BUNZL Cleaning & Hygiene Supplies Blog

Guide to Wet Wipes & How To Dispose of Wet Wipes

There’s no denying it – cleaners love using wet wipes. As one of the most versatile cleaning products on the market, they offer convenience alongside high performance. Whether you require food-safe cleaning products or industrial wet wipes, this blog will discuss the many different types of wipes – so that you can make an informed decision on which ones to buy, and how to safely dispose of them.

Wet wipes were invented in 1958 and were initially marketed as a ‘moist towelette’. In 1962, they truly took off when KFC decided to provide a free ‘wet-nap’ with every meal. These were simply detergent-soaked paper, but they were soon seen to be of bad quality: disintegrating quickly and falling apart before they were able to be used.

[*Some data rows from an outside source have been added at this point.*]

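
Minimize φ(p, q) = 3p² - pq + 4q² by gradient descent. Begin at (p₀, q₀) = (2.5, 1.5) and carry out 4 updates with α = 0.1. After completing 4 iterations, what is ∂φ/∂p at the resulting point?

0.56415

∇φ = (6p - q, -p + 8q)
Step 1: at (2.5, 1.5), ∇φ = (13.5, 9.5) → (2.5, 1.5) − 0.1·(13.5, 9.5) = (1.15, 0.55)
Step 2: at (1.15, 0.55), ∇φ = (6.35, 3.25) → (1.15, 0.55) − 0.1·(6.35, 3.25) = (0.515, 0.225)
Step 3: at (0.515, 0.225), ∇φ = (2.865, 1.285) → (0.515, 0.225) − 0.1·(2.865, 1.285) = (0.2285, 0.0965)
Step 4: at (0.2285, 0.0965), ∇φ = (1.2745, 0.5435) → (0.2285, 0.0965) − 0.1·(1.2745, 0.5435) = (0.10105, 0.04215)
∂φ/∂p at (0.10105, 0.04215) = 0.56415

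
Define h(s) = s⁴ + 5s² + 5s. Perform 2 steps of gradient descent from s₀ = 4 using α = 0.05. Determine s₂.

264.071525

h′(s) = 4s³ + 10s + 5
s₁ = 4 − 0.05·301 = -11.05
s₂ = -11.05 − 0.05·(-5502.4305) = 264.071525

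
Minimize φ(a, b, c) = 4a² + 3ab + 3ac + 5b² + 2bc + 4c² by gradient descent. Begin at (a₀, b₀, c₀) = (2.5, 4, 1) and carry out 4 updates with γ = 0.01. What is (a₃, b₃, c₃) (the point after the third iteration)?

∇φ = (8a + 3b + 3c, 3a + 10b + 2c, 3a + 2b + 8c)
(a₁, b₁, c₁) = (2.5, 4, 1) − 0.01·(35, 49.5, 23.5) = (2.15, 3.505, 0.765)
(a₂, b₂, c₂) = (2.15, 3.505, 0.765) − 0.01·(30.01, 43.03, 19.58) = (1.8499, 3.0747, 0.5692)
(a₃, b₃, c₃) = (1.8499, 3.0747, 0.5692) − 0.01·(25.7309, 37.4351, 16.2527) = (1.592591, 2.700349, 0.406673)

(1.592591, 2.700349, 0.406673)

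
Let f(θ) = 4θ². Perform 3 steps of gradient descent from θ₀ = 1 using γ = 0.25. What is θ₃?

f′(θ) = 8θ
θ₁ = 1 − 0.25·8 = -1
θ₂ = -1 − 0.25·(-8) = 1
θ₃ = 1 − 0.25·8 = -1

-1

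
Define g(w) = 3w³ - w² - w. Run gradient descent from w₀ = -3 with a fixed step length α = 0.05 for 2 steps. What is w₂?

-31.9605

g′(w) = 9w² - 2w - 1
w₁ = -3 − 0.05·86 = -7.3
w₂ = -7.3 − 0.05·493.21 = -31.9605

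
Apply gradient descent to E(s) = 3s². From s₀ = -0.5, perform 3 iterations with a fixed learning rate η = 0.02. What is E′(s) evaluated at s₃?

E′(s) = 6s
Step 1: E′(-0.5) = -3; s₁ = -0.5 − 0.02·(-3) = -0.44
Step 2: E′(-0.44) = -2.64; s₂ = -0.44 − 0.02·(-2.64) = -0.3872
Step 3: E′(-0.3872) = -2.3232; s₃ = -0.3872 − 0.02·(-2.3232) = -0.340736
E′(s) at (-0.340736) = -2.044416

-2.044416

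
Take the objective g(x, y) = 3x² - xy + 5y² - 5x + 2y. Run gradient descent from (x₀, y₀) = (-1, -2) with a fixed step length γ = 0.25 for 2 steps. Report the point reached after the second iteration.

(1.1875, -3.5625)

∇g = (6x - y - 5, -x + 10y + 2)
Step 1: at (-1, -2), ∇g = (-9, -17) → (-1, -2) − 0.25·(-9, -17) = (1.25, 2.25)
Step 2: at (1.25, 2.25), ∇g = (0.25, 23.25) → (1.25, 2.25) − 0.25·(0.25, 23.25) = (1.1875, -3.5625)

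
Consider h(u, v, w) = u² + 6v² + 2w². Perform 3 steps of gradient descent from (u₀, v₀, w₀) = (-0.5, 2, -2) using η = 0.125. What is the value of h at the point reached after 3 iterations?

0.54449462890625

∇h = (2u, 12v, 4w)
(u₁, v₁, w₁) = (-0.5, 2, -2) − 0.125·(-1, 24, -8) = (-0.375, -1, -1)
(u₂, v₂, w₂) = (-0.375, -1, -1) − 0.125·(-0.75, -12, -4) = (-0.28125, 0.5, -0.5)
(u₃, v₃, w₃) = (-0.28125, 0.5, -0.5) − 0.125·(-0.5625, 6, -2) = (-0.2109375, -0.25, -0.25)
h(-0.2109375, -0.25, -0.25) = 0.54449462890625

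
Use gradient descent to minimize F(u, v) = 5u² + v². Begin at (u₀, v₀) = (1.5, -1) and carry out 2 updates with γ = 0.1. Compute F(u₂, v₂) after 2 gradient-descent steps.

∇F = (10u, 2v)
Step 1: at (1.5, -1), ∇F = (15, -2) → (1.5, -1) − 0.1·(15, -2) = (0, -0.8)
Step 2: at (0, -0.8), ∇F = (0, -1.6) → (0, -0.8) − 0.1·(0, -1.6) = (0, -0.64)
F(0, -0.64) = 0.4096

0.4096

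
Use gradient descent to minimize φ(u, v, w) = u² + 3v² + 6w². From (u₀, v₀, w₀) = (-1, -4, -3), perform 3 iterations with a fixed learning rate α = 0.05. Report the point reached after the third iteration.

∇φ = (2u, 6v, 12w)
Step 1: at (-1, -4, -3), ∇φ = (-2, -24, -36) → (-1, -4, -3) − 0.05·(-2, -24, -36) = (-0.9, -2.8, -1.2)
Step 2: at (-0.9, -2.8, -1.2), ∇φ = (-1.8, -16.8, -14.4) → (-0.9, -2.8, -1.2) − 0.05·(-1.8, -16.8, -14.4) = (-0.81, -1.96, -0.48)
Step 3: at (-0.81, -1.96, -0.48), ∇φ = (-1.62, -11.76, -5.76) → (-0.81, -1.96, -0.48) − 0.05·(-1.62, -11.76, -5.76) = (-0.729, -1.372, -0.192)

(-0.729, -1.372, -0.192)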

Then, a ‘non-woven towelette’ or wet wipe was developed to be just as useful but a lot more hardwearing, and much more convenient than a damp flannel. This meant that from very early on, wet wipes contained synthetic and plastic fibres as well as a balance of chemicals to help with cleaning.

Types of wipe

Industrial wipes

Industrial wet wipes are formulated to remove various kinds of dirt and grease from hands and tools. Often the best way to remove grease, lacquer or adhesive is to use a dry wipe with something like the Deb Swarfega Heavy Duty Hand Cleaner or the Deb Swarfega Lemon Hand Cleaner – both of which will remove oil, grease and other dirt quickly and effectively. Industrial wet wipes like these WypAll Cleaning Wipes that have an abrasive side to exfoliate the hands in order to remove dirt properly.

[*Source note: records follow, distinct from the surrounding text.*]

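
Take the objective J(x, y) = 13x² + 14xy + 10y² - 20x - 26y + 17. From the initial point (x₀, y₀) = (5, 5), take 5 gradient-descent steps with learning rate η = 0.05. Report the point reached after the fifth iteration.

∇J = (26x + 14y - 20, 14x + 20y - 26)
(x₁, y₁) = (5, 5) − 0.05·(180, 144) = (-4, -2.2)
(x₂, y₂) = (-4, -2.2) − 0.05·(-154.8, -126) = (3.74, 4.1)
(x₃, y₃) = (3.74, 4.1) − 0.05·(134.64, 108.36) = (-2.992, -1.318)
(x₄, y₄) = (-2.992, -1.318) − 0.05·(-116.244, -94.248) = (2.8202, 3.3944)
(x₅, y₅) = (2.8202, 3.3944) − 0.05·(100.8468, 81.3708) = (-2.22214, -0.67414)

(-2.22214, -0.67414)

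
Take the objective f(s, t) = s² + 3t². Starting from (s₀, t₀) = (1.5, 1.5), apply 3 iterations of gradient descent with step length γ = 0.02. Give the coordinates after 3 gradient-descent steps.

(1.327104, 1.022208)

∇f = (2s, 6t)
(s₁, t₁) = (1.5, 1.5) − 0.02·(3, 9) = (1.44, 1.32)
(s₂, t₂) = (1.44, 1.32) − 0.02·(2.88, 7.92) = (1.3824, 1.1616)
(s₃, t₃) = (1.3824, 1.1616) − 0.02·(2.7648, 6.9696) = (1.327104, 1.022208)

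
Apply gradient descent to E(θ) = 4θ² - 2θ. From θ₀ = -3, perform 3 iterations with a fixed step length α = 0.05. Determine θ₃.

E′(θ) = 8θ - 2
θ₁ = -3 − 0.05·(-26) = -1.7
θ₂ = -1.7 − 0.05·(-15.6) = -0.92
θ₃ = -0.92 − 0.05·(-9.36) = -0.452

-0.452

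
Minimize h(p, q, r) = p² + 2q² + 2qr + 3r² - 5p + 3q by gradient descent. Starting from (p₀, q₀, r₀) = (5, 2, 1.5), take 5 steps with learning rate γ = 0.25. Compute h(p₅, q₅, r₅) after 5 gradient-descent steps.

-4.7783203125

∇h = (2p - 5, 4q + 2r + 3, 2q + 6r)
(p₁, q₁, r₁) = (5, 2, 1.5) − 0.25·(5, 14, 13) = (3.75, -1.5, -1.75)
(p₂, q₂, r₂) = (3.75, -1.5, -1.75) − 0.25·(2.5, -6.5, -13.5) = (3.125, 0.125, 1.625)
(p₃, q₃, r₃) = (3.125, 0.125, 1.625) − 0.25·(1.25, 6.75, 10) = (2.8125, -1.5625, -0.875)
(p₄, q₄, r₄) = (2.8125, -1.5625, -0.875) − 0.25·(0.625, -5, -8.375) = (2.65625, -0.3125, 1.21875)
(p₅, q₅, r₅) = (2.65625, -0.3125, 1.21875) − 0.25·(0.3125, 4.1875, 6.6875) = (2.578125, -1.359375, -0.453125)
h(2.578125, -1.359375, -0.453125) = -4.7783203125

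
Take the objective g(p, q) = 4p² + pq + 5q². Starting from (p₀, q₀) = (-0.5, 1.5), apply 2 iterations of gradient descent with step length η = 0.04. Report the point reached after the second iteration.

∇g = (8p + q, p + 10q)
Step 1: at (-0.5, 1.5), ∇g = (-2.5, 14.5) → (-0.5, 1.5) − 0.04·(-2.5, 14.5) = (-0.4, 0.92)
Step 2: at (-0.4, 0.92), ∇g = (-2.28, 8.8) → (-0.4, 0.92) − 0.04·(-2.28, 8.8) = (-0.3088, 0.568)

(-0.3088, 0.568)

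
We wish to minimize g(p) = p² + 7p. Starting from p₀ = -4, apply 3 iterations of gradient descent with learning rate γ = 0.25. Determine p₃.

g′(p) = 2p + 7
p₁ = -4 − 0.25·(-1) = -3.75
p₂ = -3.75 − 0.25·(-0.5) = -3.625
p₃ = -3.625 − 0.25·(-0.25) = -3.5625

-3.5625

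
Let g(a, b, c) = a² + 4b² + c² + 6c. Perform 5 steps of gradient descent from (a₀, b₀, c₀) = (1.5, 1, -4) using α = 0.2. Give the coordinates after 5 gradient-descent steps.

(0.11664, -0.07776, -3.07776)

∇g = (2a, 8b, 2c + 6)
Step 1: at (1.5, 1, -4), ∇g = (3, 8, -2) → (1.5, 1, -4) − 0.2·(3, 8, -2) = (0.9, -0.6, -3.6)
Step 2: at (0.9, -0.6, -3.6), ∇g = (1.8, -4.8, -1.2) → (0.9, -0.6, -3.6) − 0.2·(1.8, -4.8, -1.2) = (0.54, 0.36, -3.36)
Step 3: at (0.54, 0.36, -3.36), ∇g = (1.08, 2.88, -0.72) → (0.54, 0.36, -3.36) − 0.2·(1.08, 2.88, -0.72) = (0.324, -0.216, -3.216)
Step 4: at (0.324, -0.216, -3.216), ∇g = (0.648, -1.728, -0.432) → (0.324, -0.216, -3.216) − 0.2·(0.648, -1.728, -0.432) = (0.1944, 0.1296, -3.1296)
Step 5: at (0.1944, 0.1296, -3.1296), ∇g = (0.3888, 1.0368, -0.2592) → (0.1944, 0.1296, -3.1296) − 0.2·(0.3888, 1.0368, -0.2592) = (0.11664, -0.07776, -3.07776)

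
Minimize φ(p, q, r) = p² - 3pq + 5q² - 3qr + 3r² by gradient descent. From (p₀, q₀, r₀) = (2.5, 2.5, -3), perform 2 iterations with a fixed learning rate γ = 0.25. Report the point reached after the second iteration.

∇φ = (2p - 3q, -3p + 10q - 3r, -3q + 6r)
Step 1: at (2.5, 2.5, -3), ∇φ = (-2.5, 26.5, -25.5) → (2.5, 2.5, -3) − 0.25·(-2.5, 26.5, -25.5) = (3.125, -4.125, 3.375)
Step 2: at (3.125, -4.125, 3.375), ∇φ = (18.625, -60.75, 32.625) → (3.125, -4.125, 3.375) − 0.25·(18.625, -60.75, 32.625) = (-1.53125, 11.0625, -4.78125)

(-1.53125, 11.0625, -4.78125)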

There are many different types of industrial wipes: centrefeed, hygiene rolls, large rolls, single sheets and rags. Centrefeed wipes are ideal for wipe dispensers – whether that’s in a commercial kitchen, doctor’s surgery or elsewhere. Wipe dispensers are a hygienic way to store wipes when they’re not in use and will also help to manage costs through controlled dispensing, without the need to touch the dispenser.

Speciality wipes

Multipurpose and speciality wipes are formulated to work on specific problem areas. These plastic-based wipes are soaked in an alcohol-based cleaning solution to help them leave a variety of surfaces clean. For example, these Cleanline Graffiti Cleaning Wipes help to remove all forms of graffiti and marks, leaving surfaces clean – particularly good for those working in public-facing roles where a building needs to be well presented.

For those working in offices, wipes like these Cleanline Multipurpose Office Wipes are ideal for keeping the workplace hygienic – minimising germs on keyboards, headsets and telephones.

There are many different types of speciality wipes, but one thing to bear in mind is that many speciality wipes are non-biodegradable and will, therefore, have a negative effect on the environment.

Disinfectant wipes

Disinfectant wipes are widely used at home, in cleaning bathrooms and kitchens, and even surfaces like desks, dining tables and even sometimes plates and cutlery when running water isn’t available.

In wipes like these Cleanline Sanitising Wipes, active biocidal and viricidal components are combined with alcohol to ensure that they are quick-dry. This means that they are especially effective against viruses that can be harmful to humans. These EndBac Probe & Utensil Wipes are effective at fighting bacteria associated with food poisoning, ideal for commercial kitchens.

Sanitising wipes can be useful as their disposable nature means that they are very convenient. They can be packaged in different ways: small packs (similar to what you’ll use at home), individual wipes and centrefeed. Whichever wipes that you choose to use will also depend on how you intend to use them, and at what quantity.

How to dispose of wet wipes

As the world faces a climate emergency, it’s important that we understand how to properly dispose of wet wipes. If disposed of incorrectly, they can easily clog drains and sewers, causing fatbergs or ending up in the ocean. Wet wipes make up more than 90% of the material causing sewer blockages, and Water UK estimates that the cost of unblocking sewers of wet wipes is around £100 million a year.

The problem lies with the fact that a lot of domestic wet wipes are labelled as flushable – but this is not the case. Wet wipes contain plastic, and even if these break down, it will contaminate the sea with microplastics that are harmful to human health when they enter the food chain. So when you’re disposing of wet wipes, be sure to send them away with your general waste.